Experiments on Cake Development in Crossflow Filtration for High Level Waste

Abstract

Crossflow filtration is a key process step in many operating and planned waste treatment facilities to separate undissolved solids from supernatant slurries. This separation technology generally has the advantage of self-cleaning through the action of wall shear stress created by the flow of waste slurry through the filter tubes. However, the ability of filter wall self-cleaning depends on the slurry being filtered. Many of the alkaline radioactive wastes are extremely challenging to filtration, e.g., those containing compounds of aluminum and iron having particles whose particle size and morphology reduce cake permeability. Low filter flux can be a bottleneck in waste processing facilities such as the Salt Waste Processing Facility at the Savannah River Site and the Waste Treatment Plant at the Hanford Site. To date, increased rates are generally realized by either increasing the crossflow filter axial flow rate, limited by pump capacity, or by increasing filter surface area limited by space and increasing the required pump load. The Savannah River National Laboratory (SRNL) set up both dead-end and crossflow filter tests to better understand filter performance based on filter media structure, flow conditions, and filter cleaning.
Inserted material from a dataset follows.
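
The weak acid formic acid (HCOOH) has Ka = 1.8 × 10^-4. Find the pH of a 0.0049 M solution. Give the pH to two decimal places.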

Using nonradioactive simulated wastes, both chemically and physically similar to the actual radioactive wastes, the authors performed several tests to demonstrate increases in filter performance. With the proper use of filter flow conditions, filter flow rates can be increased over rates currently realized today. This paper describes the selection of a challenging simulated waste and crossflow filter tests to demonstrate how performance can be improved by varied filter operation methods. Those methods were a slow startup to better develop the filter cake and scouring the filter wall. The results showed that for salt waste and metal oxide hydroxide sludges, the process of backpulsing is not necessary to maintain a good filter flux, and the process of periodically scouring the filter improves filter performance. The results also imply that initial filter operation is important to develop a filter cake that minimized pressure drop, the presence of a filter cake can lead to improved solids separation, and a well-developed cake with periodic scouring may allow a good filter flux to be maintained for long periods of time.